Żarówki H7 w wersji LED. Czy warto je kupić?
Żarówki LED stały się popularnym rozwiązaniem. Od ich jakości zależy jednak bezpieczeństwo drogowe. Warto więc pamiętać, że więcej światła wcale nie znaczy lepiej. Czy jest więc sens inwestować w LED-owe żarówki H7?
26.08.2022 | aktual.: 13.03.2023 16:00
Zalogowani mogą więcej
Możesz zapisać ten artykuł na później. Znajdziesz go potem na swoim koncie użytkownika
Żarówki samochodowe to najczęściej kupowane elementy zamienne. Od ich jakości zależy, czy kierowca będzie dobrze widział po zmroku i czy dostatecznie wcześnie dostrzeże potencjalne zagrożenie i właściwie zareaguje.

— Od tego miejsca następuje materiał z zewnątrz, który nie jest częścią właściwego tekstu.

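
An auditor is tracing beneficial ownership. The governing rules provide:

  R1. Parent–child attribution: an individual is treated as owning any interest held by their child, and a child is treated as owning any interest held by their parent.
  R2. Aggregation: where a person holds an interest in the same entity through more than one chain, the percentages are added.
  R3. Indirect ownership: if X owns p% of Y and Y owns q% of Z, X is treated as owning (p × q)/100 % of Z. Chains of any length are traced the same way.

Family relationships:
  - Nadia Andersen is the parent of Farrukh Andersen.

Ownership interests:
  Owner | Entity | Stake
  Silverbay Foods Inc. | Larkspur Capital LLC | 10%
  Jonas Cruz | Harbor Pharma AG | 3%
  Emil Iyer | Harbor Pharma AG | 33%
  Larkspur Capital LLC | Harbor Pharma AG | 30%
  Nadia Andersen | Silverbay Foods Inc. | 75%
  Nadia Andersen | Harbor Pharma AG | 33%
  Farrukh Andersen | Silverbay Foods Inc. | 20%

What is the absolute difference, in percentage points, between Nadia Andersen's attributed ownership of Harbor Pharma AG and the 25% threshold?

10.85

By parent–child attribution (R1), Nadia Andersen is treated as also owning Farrukh Andersen's interest in Silverbay Foods Inc, giving 75% + 20% = 95%.
Chain via Silverbay Foods Inc. → Larkspur Capital LLC (R3): 95% × 10% × 30% = 2.85% of Harbor Pharma AG.
Direct interest in Harbor Pharma AG: 33%.
Aggregating (R2): 2.85% + 33% = 35.85%.
35.85% exceeds the 25% threshold by 10.85 percentage points.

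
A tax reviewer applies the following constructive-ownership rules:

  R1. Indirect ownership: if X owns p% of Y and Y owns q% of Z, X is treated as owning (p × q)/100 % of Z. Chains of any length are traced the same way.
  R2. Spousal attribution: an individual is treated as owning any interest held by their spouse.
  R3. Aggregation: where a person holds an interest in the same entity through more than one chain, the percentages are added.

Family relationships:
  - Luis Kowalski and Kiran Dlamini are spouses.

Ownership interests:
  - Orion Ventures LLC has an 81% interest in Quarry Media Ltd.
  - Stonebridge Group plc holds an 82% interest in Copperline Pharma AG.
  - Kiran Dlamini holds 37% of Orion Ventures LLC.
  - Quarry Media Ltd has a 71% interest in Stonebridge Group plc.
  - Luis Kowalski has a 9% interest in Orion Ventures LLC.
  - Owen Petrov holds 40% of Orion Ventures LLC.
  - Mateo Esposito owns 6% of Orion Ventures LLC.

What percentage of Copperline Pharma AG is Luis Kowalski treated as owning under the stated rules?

By spousal attribution (R2), Luis Kowalski is treated as also owning Kiran Dlamini's interest in Orion Ventures LLC, giving 9% + 37% = 46%.
Chain via Orion Ventures LLC → Quarry Media Ltd → Stonebridge Group plc (R1): 46% × 81% × 71% × 82% = 21.692772% of Copperline Pharma AG.

21.692772%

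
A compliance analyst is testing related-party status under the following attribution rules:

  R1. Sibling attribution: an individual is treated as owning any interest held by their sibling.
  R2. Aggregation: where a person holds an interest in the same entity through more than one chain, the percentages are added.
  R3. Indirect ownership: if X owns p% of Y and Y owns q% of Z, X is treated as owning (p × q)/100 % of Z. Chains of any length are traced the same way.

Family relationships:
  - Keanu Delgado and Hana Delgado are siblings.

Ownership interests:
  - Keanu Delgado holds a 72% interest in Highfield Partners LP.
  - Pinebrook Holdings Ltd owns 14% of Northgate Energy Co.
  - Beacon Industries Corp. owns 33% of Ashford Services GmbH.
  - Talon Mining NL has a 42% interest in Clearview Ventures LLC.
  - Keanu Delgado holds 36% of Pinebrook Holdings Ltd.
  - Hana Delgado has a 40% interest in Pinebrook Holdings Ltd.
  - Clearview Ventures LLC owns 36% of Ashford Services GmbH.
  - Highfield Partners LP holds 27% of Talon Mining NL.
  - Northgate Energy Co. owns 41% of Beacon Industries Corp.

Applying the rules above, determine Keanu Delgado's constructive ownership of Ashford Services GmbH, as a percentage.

By sibling attribution (R1), Keanu Delgado is treated as also owning Hana Delgado's interest in Pinebrook Holdings Ltd, giving 36% + 40% = 76%.
Chain via Pinebrook Holdings Ltd → Northgate Energy Co. → Beacon Industries Corp. (R3): 76% × 14% × 41% × 33% = 1.439592% of Ashford Services GmbH.
Chain via Highfield Partners LP → Talon Mining NL → Clearview Ventures LLC (R3): 72% × 27% × 42% × 36% = 2.939328% of Ashford Services GmbH.
Aggregating (R2): 1.439592% + 2.939328% = 4.37892%.

4.37892%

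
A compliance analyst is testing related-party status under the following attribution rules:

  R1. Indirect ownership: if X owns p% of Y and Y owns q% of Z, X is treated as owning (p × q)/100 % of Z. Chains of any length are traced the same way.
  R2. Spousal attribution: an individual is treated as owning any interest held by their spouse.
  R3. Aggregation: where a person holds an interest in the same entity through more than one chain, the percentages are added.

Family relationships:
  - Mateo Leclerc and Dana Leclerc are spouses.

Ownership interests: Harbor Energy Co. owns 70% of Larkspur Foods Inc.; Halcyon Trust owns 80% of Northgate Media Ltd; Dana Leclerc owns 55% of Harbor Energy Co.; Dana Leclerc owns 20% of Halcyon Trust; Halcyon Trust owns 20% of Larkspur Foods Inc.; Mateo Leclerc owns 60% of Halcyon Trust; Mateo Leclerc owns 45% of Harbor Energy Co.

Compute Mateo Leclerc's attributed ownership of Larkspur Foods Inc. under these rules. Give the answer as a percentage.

86%

By spousal attribution (R2), Mateo Leclerc is treated as also owning Dana Leclerc's interest in Halcyon Trust, giving 60% + 20% = 80%.
By spousal attribution (R2), Mateo Leclerc is treated as also owning Dana Leclerc's interest in Harbor Energy Co, giving 45% + 55% = 100%.
Chain via Halcyon Trust (R1): 80% × 20% = 16% of Larkspur Foods Inc.
Chain via Harbor Energy Co. (R1): 100% × 70% = 70% of Larkspur Foods Inc.
Aggregating (R3): 16% + 70% = 86%.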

Spośród szeregu różnych typów oświetlenia stosowanego w światłach drogowych i mijania podstawową i popularną wersją jest model H7. Zadebiutował on na rynku motoryzacyjnym w połowie lat 90. Jest to żarówka jednożarnikowa, która cechuje się dobrym rozkładem światła, wydajnością świetlną na poziomie 1500 lumenów oraz mocą 55 W. Jej żywotność, w zależności od modelu, określa się na 300–500 godzin pracy. Nie brakuje jednak kierowców, dla których żarówki te świecą zbyt słabo, dlatego sięgają po inne rozwiązania, w tym wersje wykorzystujące LED.
Zobacz także
Żarówki H7: to warto pamiętać
Na początku należy zaznaczyć, że używanie oświetlenia LED w reflektorach przystosowanych do żarówek H7 jest nielegalne i może być podstawą do ukarania kierowcy mandatem karnym w wysokości 500 zł za tzw. niekompatybilność światła. Poza tym policja może zatrzymać dowód rejestracyjny za uchybienia w stanie technicznym. Z tego samego powodu auto nie przejdzie także przeglądu na stacji kontroli pojazdów, ponieważ nie spełnia wymogów homologacyjnych. Właśnie dlatego producenci takiego oświetlenia często dopisują na opakowaniu, że jest to produkt bez homologacji, do użytku w jeździe off-roadowej, czyli poza drogami publicznymi.
Zobacz także
Jakie w takim razie są zalety żarówek LED H7?
Zalet LED-owych H7 jest kilka. Przede wszystkim strumień (ilość) światła może być nawet dwa razy większy, niż w przypadku żarówek typu H4. Poza tym świecą jaśniej, mocniej, a markowe produkty, także dalej. W przypadku tanich wersji może jednak pojawić się problem z ustawieniem tzw. granicy światła i cienia, co w praktyce objawia się do oślepianiem jadących z naprzeciwka - to po prostu niebezpieczne.
Innym kłopotem może montaż wersji LED-owych – przeważnie lampa LED ma większy rozmiar oraz dodatkowe okablowanie, którego nie ma homologowane źródło światła. W wielu przypadkach konieczna jest ingerencja mechaniczna (cięcie tylnej części reflektora), aby zainstalować LED, a to powoduje, że klosz traci szczelność i z czasem zaczyna parować. Ceny najtańszych wersji H7 LED zaczynają się od ok. 30 zł za komplet. Markowe produkty dostępne są w granicach 100 zł, przy czym na najdroższe modele należy przygotować ponad 600 zł.